Friday, April 24, 2009

TUASON V. LINGAD (TAX)


Issue: Whether or not the properties in question which the petitioner had inherited and subsequently sold in small lots to other persons should be regarded as capital assets.

As thus defined by law, CAPITAL ASSETS include all properties of a taxpayer whether or not connected with his trade or business, except:
  1. stock in trade or other property included in the taxpayer's inventory;
  2. property primarily for sale to customers in the ordinary course of his trade or business;
  3. property used in the trade or business of the taxpayer and subject to depreciation allowance; and
  4. real property used in trade or business.
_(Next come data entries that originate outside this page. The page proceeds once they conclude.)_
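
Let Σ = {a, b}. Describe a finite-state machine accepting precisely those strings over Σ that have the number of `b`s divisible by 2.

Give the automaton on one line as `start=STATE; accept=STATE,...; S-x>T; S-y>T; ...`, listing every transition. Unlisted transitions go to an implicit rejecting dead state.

start=q0; accept=q0; q0-a>q0; q0-b>q1; q1-a>q1; q1-b>q0

Keep the running count of `b`s modulo 2: each `b` advances along the cycle q0 → q1 → q0 while other symbols loop. Accept at q0.
With 2 states:
        a   b  
>* q0   q0  q1 
   q1   q1  q0 
(> = start, * = accepting)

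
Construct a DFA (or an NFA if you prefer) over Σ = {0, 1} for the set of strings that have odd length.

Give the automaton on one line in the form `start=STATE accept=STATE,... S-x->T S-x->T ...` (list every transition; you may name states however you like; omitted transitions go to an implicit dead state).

Only the length mod 2 matters, so use a 2-cycle: from any state, every input symbol moves to the next state, wrapping q1 back to q0. Mark q1 accepting.
2 states suffice.
        0   1  
>  q0   q1  q1 
 * q1   q0  q0 
(> = start, * = accepting)

start=q0 accept=q1 q0-0->q1 q0-1->q1 q1-0->q0 q1-1->q0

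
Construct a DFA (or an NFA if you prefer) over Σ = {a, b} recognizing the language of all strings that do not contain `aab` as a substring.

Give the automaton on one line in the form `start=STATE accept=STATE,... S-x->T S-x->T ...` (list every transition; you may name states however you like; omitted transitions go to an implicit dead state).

start=S0 accept=S0,S1,S2 S0-a->S1 S0-b->S0 S1-a->S2 S1-b->S0 S2-a->S2 S2-b->S3 S3-a->S3 S3-b->S3

Track partial matches of the forbidden pattern `aab`. State S3 is a dead state reached once `aab` has occurred; every other state accepts. S0 means no part of `aab` is currently matched.
A 4-state machine:
        a   b  
>* S0   S1  S0 
 * S1   S2  S0 
 * S2   S2  S3 
   S3   S3  S3 
(> = start, * = accepting)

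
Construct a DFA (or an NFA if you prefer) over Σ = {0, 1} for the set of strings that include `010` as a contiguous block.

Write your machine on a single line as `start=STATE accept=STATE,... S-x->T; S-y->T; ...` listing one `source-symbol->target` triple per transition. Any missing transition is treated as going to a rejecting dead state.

Track how much of `010` has been matched so far: state q0 is no progress, q3 is the absorbing accept state reached once `010` has occurred. Intermediate states record partial matches; on a mismatch, fall back to the longest reusable overlap.
        0   1  
>  q0   q1  q0 
   q1   q1  q2 
   q2   q3  q0 
 * q3   q3  q3 
(> = start, * = accepting)

start=q0; accept=q3; q0-0->q1; q0-1->q0; q1-0->q1; q1-1->q2; q2-0->q3; q2-1->q0; q3-0->q3; q3-1->q3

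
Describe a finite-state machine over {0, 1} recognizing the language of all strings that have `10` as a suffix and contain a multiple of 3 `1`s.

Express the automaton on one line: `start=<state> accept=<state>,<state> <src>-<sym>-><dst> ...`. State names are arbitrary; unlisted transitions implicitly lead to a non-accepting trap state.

Handle the two conditions separately and then intersect. The first has 3 states tracking how much of the suffix `10` has currently been matched; the second has 3 states tracking the count of `1`s modulo 3. A product state is a pair (one from each), accepting exactly when both do.
A 9-state machine:
        0   1  
>  q0   q0  q1 
   q1   q2  q3 
   q2   q4  q3 
   q3   q5  q6 
   q4   q4  q3 
   q5   q7  q6 
   q6   q8  q1 
   q7   q7  q6 
 * q8   q0  q1 
(> = start, * = accepting)

start=q0 accept=q8 q0-0->q0 q0-1->q1 q1-0->q2 q1-1->q3 q2-0->q4 q2-1->q3 q3-0->q5 q3-1->q6 q4-0->q4 q4-1->q3 q5-0->q7 q5-1->q6 q6-0->q8 q6-1->q1 q7-0->q7 q7-1->q6 q8-0->q0 q8-1->q1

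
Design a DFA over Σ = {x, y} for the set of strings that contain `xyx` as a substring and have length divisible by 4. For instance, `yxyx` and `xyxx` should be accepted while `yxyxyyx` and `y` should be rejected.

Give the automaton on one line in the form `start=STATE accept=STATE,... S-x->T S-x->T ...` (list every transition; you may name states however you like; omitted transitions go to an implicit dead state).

Build one automaton per condition and run them in lockstep. One (4 states) tracks whether and how much of `xyx` has been seen; the other (4 states) tracks the input length modulo 4. Each combined state is a pair, one component from each; accept when both components accept.
          x    y  
>  S0     S1   S2 
   S1     S3   S4 
   S2     S3   S5 
   S3     S6   S7 
   S4     S8   S9 
   S5     S6   S9 
   S6    S10  S11 
   S7    S12   S0 
   S8    S12  S12 
   S9    S10   S0 
   S10    S1  S13 
   S11   S14   S2 
 * S12   S14  S14 
   S13   S15   S5 
   S14   S15  S15 
   S15    S8   S8 
(> = start, * = accepting)

start=S0 accept=S12 S0-x->S1 S0-y->S2 S1-x->S3 S1-y->S4 S2-x->S3 S2-y->S5 S3-x->S6 S3-y->S7 S4-x->S8 S4-y->S9 S5-x->S6 S5-y->S9 S6-x->S10 S6-y->S11 S7-x->S12 S7-y->S0 S8-x->S12 S8-y->S12 S9-x->S10 S9-y->S0 S10-x->S1 S10-y->S13 S11-x->S14 S11-y->S2 S12-x->S14 S12-y->S14 S13-x->S15 S13-y->S5 S14-x->S15 S14-y->S15 S15-x->S8 S15-y->S8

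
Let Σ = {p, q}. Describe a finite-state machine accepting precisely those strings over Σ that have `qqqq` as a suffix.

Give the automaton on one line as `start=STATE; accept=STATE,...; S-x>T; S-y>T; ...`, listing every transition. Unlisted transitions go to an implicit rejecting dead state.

Let each state record the length of the longest suffix of the input read so far that is also a prefix of `qqqq`. s1 means the last symbol is `q`; s2 means the last 2 symbols are `qq`; s3 means the last 3 symbols are `qqq`; s4 means the last 4 symbols are `qqqq`. Accept only at s4, where the string currently ends in `qqqq`.
With 5 states:
        p   q  
>  s0   s0  s1 
   s1   s0  s2 
   s2   s0  s3 
   s3   s0  s4 
 * s4   s0  s4 
(> = start, * = accepting)

start=s0; accept=s4; s0-p>s0; s0-q>s1; s1-p>s0; s1-q>s2; s2-p>s0; s2-q>s3; s3-p>s0; s3-q>s4; s4-p>s0; s4-q>s4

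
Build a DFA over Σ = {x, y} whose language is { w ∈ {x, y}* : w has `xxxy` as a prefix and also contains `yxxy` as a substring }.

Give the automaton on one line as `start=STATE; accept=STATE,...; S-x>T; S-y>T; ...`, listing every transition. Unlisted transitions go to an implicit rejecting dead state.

Handle the two conditions separately and then intersect. The first has 6 states tracking whether the input so far still matches the prefix `xxxy`; the second has 5 states tracking whether and how much of `yxxy` has been seen. A product state is a pair (one from each), accepting exactly when both do.
A 14-state machine:
          x    y  
>  S0     S1   S2 
   S1     S3   S2 
   S2     S4   S2 
   S3     S5   S2 
   S4     S6   S2 
   S5     S7   S8 
   S6     S7   S9 
   S7     S7   S2 
   S8    S10   S8 
   S9     S9   S9 
   S10   S11   S8 
   S11   S12  S13 
   S12   S12   S8 
 * S13   S13  S13 
(> = start, * = accepting)

start=S0; accept=S13; S0-x>S1; S0-y>S2; S1-x>S3; S1-y>S2; S2-x>S4; S2-y>S2; S3-x>S5; S3-y>S2; S4-x>S6; S4-y>S2; S5-x>S7; S5-y>S8; S6-x>S7; S6-y>S9; S7-x>S7; S7-y>S2; S8-x>S10; S8-y>S8; S9-x>S9; S9-y>S9; S10-x>S11; S10-y>S8; S11-x>S12; S11-y>S13; S12-x>S12; S12-y>S8; S13-x>S13; S13-y>S13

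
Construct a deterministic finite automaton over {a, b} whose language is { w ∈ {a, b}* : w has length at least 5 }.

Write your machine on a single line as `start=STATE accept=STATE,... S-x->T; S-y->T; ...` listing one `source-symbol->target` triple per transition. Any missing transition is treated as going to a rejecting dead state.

We only need to distinguish lengths 0, 1, …, 5, and '>5'. Chain s0 → s1 → s2 → s3 → s4 → s5 → s6 on every symbol, with s6 looping. Accepting states: {s5, s6}.
With 7 states:
        a   b  
>  s0   s1  s1 
   s1   s2  s2 
   s2   s3  s3 
   s3   s4  s4 
   s4   s5  s5 
 * s5   s6  s6 
 * s6   s6  s6 
(> = start, * = accepting)

start=s0; accept=s5,s6; s0-a->s1; s0-b->s1; s1-a->s2; s1-b->s2; s2-a->s3; s2-b->s3; s3-a->s4; s3-b->s4; s4-a->s5; s4-b->s5; s5-a->s6; s5-b->s6; s6-a->s6; s6-b->s6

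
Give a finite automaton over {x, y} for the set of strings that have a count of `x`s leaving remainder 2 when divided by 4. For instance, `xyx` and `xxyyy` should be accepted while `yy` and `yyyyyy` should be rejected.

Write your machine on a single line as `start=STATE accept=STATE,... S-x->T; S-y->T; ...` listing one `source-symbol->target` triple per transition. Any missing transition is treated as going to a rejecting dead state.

start=s0; accept=s2; s0-x->s1; s0-y->s0; s1-x->s2; s1-y->s1; s2-x->s3; s2-y->s2; s3-x->s0; s3-y->s3

Keep the running count of `x`s modulo 4: each `x` advances along the cycle s0 → s1 → s2 → s3 → s0 while other symbols loop. Accept at s2.
4 states suffice.
        x   y  
>  s0   s1  s0 
   s1   s2  s1 
 * s2   s3  s2 
   s3   s0  s3 
(> = start, * = accepting)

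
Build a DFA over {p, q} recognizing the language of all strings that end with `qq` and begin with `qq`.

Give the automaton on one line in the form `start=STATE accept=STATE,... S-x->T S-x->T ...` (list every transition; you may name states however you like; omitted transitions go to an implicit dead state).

Handle the two conditions separately and then intersect. One (3 states) tracks how much of the suffix `qq` has currently been matched; the other (4 states) tracks whether the input so far still matches the prefix `qq`. Each combined state is a pair, one component from each; accept when both components accept.
       p  q 
>  A   B  C 
   B   B  D 
   C   B  E 
   D   B  F 
 * E   G  E 
   F   B  F 
   G   G  H 
   H   G  E 
(> = start, * = accepting)

start=A accept=E A-p->B A-q->C B-p->B B-q->D C-p->B C-q->E D-p->B D-q->F E-p->G E-q->E F-p->B F-q->F G-p->G G-q->H H-p->G H-q->E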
If the taxpayer sells or exchanges any of the properties above, any gain or loss relative thereto is an ordinary gain or an ordinary loss; the loss or gain from the sale or exchange of all other properties of the taxpayer is a capital gain or a capital loss.

Under Section 34(b)(2) of the Tax Code, if a gain is realized by a taxpayer (other than a corporation) from the sale or exchange of capital assets held for more than 12 months, only 50% of the net capital gain shall be taken into account in computing the net income.

The Tax Code's provisions on so-called long-term capital gains constitutes a statute of partial exemption. In view of the familiar and settled rule that tax exemptions are construed in strictissimi juris against the taxpayer and liberally in favor of the taxing authority, it is the taxpayer's burden to bring himself clearly and squarely within the terms of a tax-exempting statutory provision, otherwise, all fair doubts will be resolved against him.

In the case at bar, after a thoroughgoing study of all the circumstances, this Court is of the view and so holds that petitioner's thesis is bereft of merit. Under the circumstances, petitioner's sales of the several lots forming part of his rental business cannot be characterized as other than sales of non-capital assets. the sales concluded on installment basis of the subdivided lots do not deserve a different characterization for tax purposes.

This Court finds no error in the holding that the income of the petitioner from the sales of the lots in question should be considered as ordinary income.